Thanks @finnegancarroll , my apologies for the delay, just completed may part. I didn't spend too much time on native serialization but it looks like (with the benchmarks) StreamOutput::getGenericType (that is being used by metaFields and documentFields) is the bottleneck. I think we could use some clever tricks to make it faster for collections (one such example would be to capture the type of the first element in the collection since I suspect those are homogeneous but have different types). I could spend more time on that if you think it is beneficial.
But as your tests seem to show, this marginal difference in bandwidth seems to be less significant, and maybe not the thing to focus on....
This is a very valid point @dbwiddis but we also should not forget the maintenance costs. Changes in native protocol are difficult now and incur a burden on everyone (update main, backport + change version, forwardport to main, ...). Protobuf takes care of that (as far as schema is properly evolved), I think that would bring more benefits than marginal latency improvements.
Hi @reta, I spent some time exploring your above suggestion and I'm seeing benefits but only in some limited artificial cases for the moment. StreamOutput::getGenericType looks to inline getGenericType and getWriter but running benchmarks with the below gives about ~20% of our total time is spent in StreamOutput::getGenericType.

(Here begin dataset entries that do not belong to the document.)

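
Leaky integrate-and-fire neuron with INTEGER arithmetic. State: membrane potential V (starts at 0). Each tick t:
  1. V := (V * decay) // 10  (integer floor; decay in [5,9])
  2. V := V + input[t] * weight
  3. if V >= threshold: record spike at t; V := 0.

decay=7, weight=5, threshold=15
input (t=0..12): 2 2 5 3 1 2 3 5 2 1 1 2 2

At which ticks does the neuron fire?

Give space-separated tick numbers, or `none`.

Answer: 1 2 3 6 7 11

Derivation:
t=0: input=2 -> V=10
t=1: input=2 -> V=0 FIRE
t=2: input=5 -> V=0 FIRE
t=3: input=3 -> V=0 FIRE
t=4: input=1 -> V=5
t=5: input=2 -> V=13
t=6: input=3 -> V=0 FIRE
t=7: input=5 -> V=0 FIRE
t=8: input=2 -> V=10
t=9: input=1 -> V=12
t=10: input=1 -> V=13
t=11: input=2 -> V=0 FIRE
t=12: input=2 -> V=10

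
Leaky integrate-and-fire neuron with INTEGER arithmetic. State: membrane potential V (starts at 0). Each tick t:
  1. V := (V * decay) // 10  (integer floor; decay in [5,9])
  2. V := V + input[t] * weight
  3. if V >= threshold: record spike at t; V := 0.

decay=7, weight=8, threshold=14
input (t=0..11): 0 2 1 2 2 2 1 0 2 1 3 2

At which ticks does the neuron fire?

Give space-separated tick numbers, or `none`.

Answer: 1 3 4 5 8 10 11

Derivation:
t=0: input=0 -> V=0
t=1: input=2 -> V=0 FIRE
t=2: input=1 -> V=8
t=3: input=2 -> V=0 FIRE
t=4: input=2 -> V=0 FIRE
t=5: input=2 -> V=0 FIRE
t=6: input=1 -> V=8
t=7: input=0 -> V=5
t=8: input=2 -> V=0 FIRE
t=9: input=1 -> V=8
t=10: input=3 -> V=0 FIRE
t=11: input=2 -> V=0 FIRE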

./gradlew -p benchmarks run --args ' SearchHitsProtobufBenchmark.writeToNativeBench -jvmArgs "-XX:CompileCommand=dontinline,org.opensearch.core.common.io.stream.StreamOutput::getGenericType -XX:CompileCommand=dontinline,org.opensearch.core.common.io.stream.StreamOutput::getWriter"'
(StreamOutput::getGenericType in purple)
writeGenericNoInline.zip
Stepping through with a debugger it looks like we do save on some calls to StreamOutput::getGenericType but in the case of test items taken from the unit test suite and OSB datasets i'm having difficulty finding DocumentFields that are specifically large collections.

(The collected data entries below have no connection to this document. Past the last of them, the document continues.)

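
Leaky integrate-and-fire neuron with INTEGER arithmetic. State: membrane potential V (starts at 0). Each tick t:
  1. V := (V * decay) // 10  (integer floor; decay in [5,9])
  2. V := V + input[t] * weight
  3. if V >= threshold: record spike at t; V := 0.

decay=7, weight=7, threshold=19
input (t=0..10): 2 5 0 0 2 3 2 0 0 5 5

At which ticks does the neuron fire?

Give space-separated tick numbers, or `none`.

Answer: 1 5 9 10

Derivation:
t=0: input=2 -> V=14
t=1: input=5 -> V=0 FIRE
t=2: input=0 -> V=0
t=3: input=0 -> V=0
t=4: input=2 -> V=14
t=5: input=3 -> V=0 FIRE
t=6: input=2 -> V=14
t=7: input=0 -> V=9
t=8: input=0 -> V=6
t=9: input=5 -> V=0 FIRE
t=10: input=5 -> V=0 FIRE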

To quickly hack in a "best case" scenario dataset I modified the unit tests such that DocumentFields could only be 100 element long integer lists. With the optimized writing implemented like this.
This gives pretty substantial speedup in microbenchmarks, especially considering the cpu now spends nearly all of it's time writing specifically DocumentFields.
// Control
SearchHitsProtobufBenchmark.writeToNativeBench avgt 2 2205.636 ms/op
// Skip type checking for homogeneous collections
SearchHitsProtobufBenchmark.writeToNativeBench avgt 4 658.330 ± 255.170 ms/op
Control
Skip type checking for homogeneous collections
Thanks a lot @finnegancarroll , it looks like we are at crossroads now: should we move forward with protobuf (since the latency wins are moderate) or (may be) move forward with optimizing the native protocol?

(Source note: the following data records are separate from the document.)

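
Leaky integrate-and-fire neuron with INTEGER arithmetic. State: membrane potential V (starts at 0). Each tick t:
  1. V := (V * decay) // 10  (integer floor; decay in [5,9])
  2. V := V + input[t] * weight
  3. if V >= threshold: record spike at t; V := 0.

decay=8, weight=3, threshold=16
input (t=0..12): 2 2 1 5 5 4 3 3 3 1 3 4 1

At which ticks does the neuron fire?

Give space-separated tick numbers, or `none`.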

Additional benchmarks comparing protobuf to native protocol with the same inflated DocumentFields size as used here.
SearchHitsProtobufBenchmark.toXContNativeBench avgt 2 1787.097 ms/op
SearchHitsProtobufBenchmark.toXContProtoBench avgt 2 832.177 ms/op
SearchHitsProtobufBenchmark.writeToNativeBench avgt 2 783.957 ms/op
SearchHitsProtobufBenchmark.writeToProtoBench avgt 2 807.185 ms/op
Additional benchmarks comparing protobuf to native protocol with the same inflated DocumentFields size as used here.
Thanks @finnegancarroll , writeToNativeBench & writeToProtoBench are really close, I think XContent ones we could discard (at the moment) since node-to-node does not use this serialization format (only native serialization).
Thanks a lot @finnegancarroll , it looks like we are at crossroads now: should we move forward with protobuf (since the latency wins are moderate) or (may be) move forward with optimizing the native protocol?
I think we should do both. Switching to an industry standard is a long term bet on improving developer experience and an entire community optimizing the binary protocol for us.
Closing this issue to move forward with client facing gRPC server - #16556.